For one, he's up there, while his competitors are back there, but more relevant to our purposes, he can pound out the pace on skis in a way that nobody else can. Look at this man go.

Klæbo's sudden burst of speed (at around 2:35 in the above video) is perhaps the single most shocking display of athleticism so far at these Games, for the sheer difference between him and everyone else on the course. He's splitting a sub-six minute mile running pace, uphill, in the snow, on skis, deep into a grueling, nearly mile-long race. Most people's hamstrings are not working 15 percent as effectively as his are. In Norwegian, his technique is called the Klæbo-klyvet.

By almost every metric, Klæbo is the greatest men's cross-country skier of all time. His 107 World Cup wins are the most in the sport's history, he is the youngest skier to win the World Cup, and at age 29, he already has 15 World Championship gold medals. He entered the 2026 Games with five Olympic gold medals, three shy of the all-time record for a cross-country skier, and his skiathlon gold was his second in Cortina. But Klæbo's ambitions extend beyond simply breaking that record: He has said he wants to earn six golds this year, which would give him the record for the most golds of any Winter Olympian.

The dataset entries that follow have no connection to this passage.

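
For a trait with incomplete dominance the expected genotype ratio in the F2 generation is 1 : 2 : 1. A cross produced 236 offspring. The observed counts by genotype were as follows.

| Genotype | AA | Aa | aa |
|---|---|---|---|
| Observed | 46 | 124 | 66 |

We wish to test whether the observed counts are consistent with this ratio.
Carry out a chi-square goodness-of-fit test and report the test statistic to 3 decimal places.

Ratio total = 4. Expected counts: 236×1/4 = 59, 236×2/4 = 118, 236×1/4 = 59.
χ² = (46−59)²/59 + (124−118)²/118 + (66−59)²/59
   = 2.8644 + 0.3051 + 0.8305
Sum = 4.000

4.000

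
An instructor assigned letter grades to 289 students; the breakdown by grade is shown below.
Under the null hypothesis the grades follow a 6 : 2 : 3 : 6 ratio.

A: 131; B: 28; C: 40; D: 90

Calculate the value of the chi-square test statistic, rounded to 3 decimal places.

Ratio total = 17. Expected counts: 289×6/17 = 102, 289×2/17 = 34, 289×3/17 = 51, 289×6/17 = 102.
χ² = (131−102)²/102 + (28−34)²/34 + (40−51)²/51 + (90−102)²/102
   = 8.2451 + 1.0588 + 2.3725 + 1.4118
Sum = 13.088

13.088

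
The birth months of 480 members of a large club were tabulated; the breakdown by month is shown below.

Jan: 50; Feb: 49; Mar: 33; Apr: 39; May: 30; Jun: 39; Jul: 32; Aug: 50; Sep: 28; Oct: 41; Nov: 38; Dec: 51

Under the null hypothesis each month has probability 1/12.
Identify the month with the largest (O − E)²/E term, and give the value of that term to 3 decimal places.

Sep, 3.600

Under H₀ each category has probability 1/12, so each expected count is 480/12 = 40.
χ² = (50−40)²/40 + (49−40)²/40 + (33−40)²/40 + (39−40)²/40 + (30−40)²/40 + (39−40)²/40 + (32−40)²/40 + (50−40)²/40 + (28−40)²/40 + (41−40)²/40 + (38−40)²/40 + (51−40)²/40
   = 2.5000 + 2.0250 + 1.2250 + 0.0250 + 2.5000 + 0.0250 + 1.6000 + 2.5000 + 3.6000 + 0.0250 + 0.1000 + 3.0250
The largest term is for Sep: 3.600.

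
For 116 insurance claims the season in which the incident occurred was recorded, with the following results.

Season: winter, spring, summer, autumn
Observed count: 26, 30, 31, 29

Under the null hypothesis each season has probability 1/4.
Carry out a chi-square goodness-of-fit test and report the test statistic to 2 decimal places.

0.48

Expected count for each of the 4 categories: 116/4 = 29.
cat         O        E   (O−E)²/E
winter     26       29      0.310
spring     30       29      0.034
summer     31       29      0.138
autumn     29       29      0.000
Sum = 0.48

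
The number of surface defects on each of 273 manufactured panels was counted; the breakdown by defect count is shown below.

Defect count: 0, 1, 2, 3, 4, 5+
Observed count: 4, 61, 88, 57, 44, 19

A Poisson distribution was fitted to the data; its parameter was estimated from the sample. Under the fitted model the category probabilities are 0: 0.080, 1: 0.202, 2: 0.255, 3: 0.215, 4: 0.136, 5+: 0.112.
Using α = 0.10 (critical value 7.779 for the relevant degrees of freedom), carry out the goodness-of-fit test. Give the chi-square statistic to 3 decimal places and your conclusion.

25.753; reject

Expected counts E_i = n·p_i: 273×0.080 = 21.84, 273×0.202 = 55.146, 273×0.255 = 69.615, 273×0.215 = 58.695, 273×0.136 = 37.128, 273×0.112 = 30.576.
χ² = (4−21.84)²/21.84 + (61−55.146)²/55.146 + (88−69.615)²/69.615 + (57−58.695)²/58.695 + (44−37.128)²/37.128 + (19−30.576)²/30.576
   = 14.5726 + 0.6214 + 4.8554 + 0.0489 + 1.2719 + 4.3826
Sum = 25.753
df = 4. Since 25.753 > 7.779, we reject H₀.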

Klæbo is a sprinter, someone who is completely dominant at the shorter distances the sport has to offer. He spends his summers in Utah, partially to get some altitude time in and partially to escape his massive celebrity status in Norway. When his competitors talk about him, their tone is one of reverential awe, and why wouldn't it be? He's a machine out there, which makes for great TV. Keep it up, Klæbo.